Frank passou por inúmeros bares, inúmeras casas e inúmeras aglomerações aleatórias nas ruas. Em todas, a cor predominante parecia ser a vermelha-e-branca. Ele lembrava das fases preliminares e como Nentori Tirana, Basel, Celtic e Atlético de Madrid foram duros na queda. Lembrou-se, principalmente, dos três-a-zero contra o Basel no Olympisch.
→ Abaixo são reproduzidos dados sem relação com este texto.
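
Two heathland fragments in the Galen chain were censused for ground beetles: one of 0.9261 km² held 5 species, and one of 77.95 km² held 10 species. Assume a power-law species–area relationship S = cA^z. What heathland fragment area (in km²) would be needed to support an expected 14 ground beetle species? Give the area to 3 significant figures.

z = ln(10/5) / ln(77.95/0.9261) = 0.6931 / 4.4328 = 0.1564
c = 5 / 0.9261^0.1564 = 5 / 0.9881 = 5.06
A = (14/5.06)^(1/0.1564) ⇒ ln A = ln(2.767)/0.1564 = 6.5079
A = e^6.5079 ≈ 670.4 km²

670 km²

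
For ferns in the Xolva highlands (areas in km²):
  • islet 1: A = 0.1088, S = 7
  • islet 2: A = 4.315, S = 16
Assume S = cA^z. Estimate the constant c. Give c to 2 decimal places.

11.52

z = ln(S₂/S₁) / ln(A₂/A₁) = ln(16/7) / ln(4.315/0.1088) = 0.8267 / 3.6803 = 0.2246
c = S₁ / A₁^z = 7 / 0.1088^0.2246 = 7 / 0.6076 = 11.52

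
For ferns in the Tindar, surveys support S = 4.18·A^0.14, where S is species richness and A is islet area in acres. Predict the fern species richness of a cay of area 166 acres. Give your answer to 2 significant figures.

S = 4.18 × 166^0.14
ln S = ln 4.18 + 0.14 × ln 166 = 1.4303 + 0.14 × 5.1120 = 2.1460
S = e^2.1460 ≈ 8.55

8.6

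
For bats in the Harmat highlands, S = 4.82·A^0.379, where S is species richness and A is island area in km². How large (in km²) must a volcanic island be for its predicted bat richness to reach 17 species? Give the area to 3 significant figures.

17 = 4.82 × A^0.379  ⇒  A^0.379 = 17/4.82 = 3.527
ln A = ln(3.527) / 0.379 = 1.2604 / 0.379 = 3.3257
A = e^3.3257 ≈ 27.82 km²

27.8 km²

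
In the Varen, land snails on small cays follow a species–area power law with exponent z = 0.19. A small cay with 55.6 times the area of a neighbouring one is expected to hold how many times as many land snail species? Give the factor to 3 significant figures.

S₂/S₁ = (A₂/A₁)^z = 55.6^0.19
ln(S₂/S₁) = 0.19 × ln 55.6 = 0.19 × 4.0182 = 0.7635
S₂/S₁ = e^0.7635 ≈ 2.146

2.15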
Enquanto ele pulava de alegria, Anne, com um barrirgão digno de causar inveja em qualquer um, o abraçava de maneira tenra e dizia “esse é o ano mais feliz de nossas vidas”.
"Frank? Rafael? Wesley?"
Frank atravessava pontes-sobre-canais, igrejas, prostíbulos, coffee-shops, lojas de batata-frita, a Casa de Anne Frank, o Rijksmuseum, o Museu Van Gogh, lojas de grife, a fábrica da Heineken, museus cuja temática era queijo, museus cuja temática era flores, atravessou Amsterdam inteira. Frank via todos com um sorriso no rosto, como se o orgulho local estivesse brilhando por aí. E claro, este realmente estava.
"...atravessou Amsterdam inteira." |
"Edwin? Clarence? Patrick?"
Enfim, o hospital. Enfim, Anne. Enfim, seu filho. Os enfermeiros e funcionários na entrada, com uma pequena televisão à vista, mandaram-no para onde sua mulher estava com um olho na papelada e outro nos comerciais do intervalo, ansiosos com o reinício da partida. “E o Antoniadis” perguntara um funcionário a um enfermeiro, capaz de guardar um hoje, ele anda imparável”.
"Edgar? Ronald? Rinus?"
Abriu a porta, encontrou Anne já posicionada para o parto e gritando, segurou sua mão e disse calmamente em seu ouvido “hoje será o melhor dia de nossas vidas”. Todos os clichés de uma cena de parto aconteceram ali. O médico gritava empurra!, Anne fazia força, Frank olhava esperançoso para o horizonte (que curiosamente se localizava nas mãos do doutor).
"Velibor? Jaap? Tschen?"
Enfim, o doutor tirou o fruto do amor de Frank e Anne para o mundo. Levando a criança (um jovem rapaz) aos braços da extasiada moça, o médico perguntou do nome. Logo que o
profissional soltou as palavras, gritos do lado de fora da sala foram ouvidos. “CRUYFF! HAAN! GOL! GOL! GOL! GOL! GOL!”. Frank não tinha mais dúvidas. Ao lado de sua amada e de seu novo filho, ele bradou: “seu nome é Hendrick Johannes”. Anne riu. Sabia do que o marido fazia referência. E acenando com a cabeça, confirmou.
“CRUYFF! HAAN! GOL! GOL! GOL! GOL! GOL!” |
Assim nasceu Hendrick Johannes, no dia dois de junho de 1971.
Dois de junho de 1971, o dia que a Holanda ficou muito pequena (ou muito baixa) para um clube de futebol.
Dois de junho de 1971, o dia que o Ajax se tornou gigante.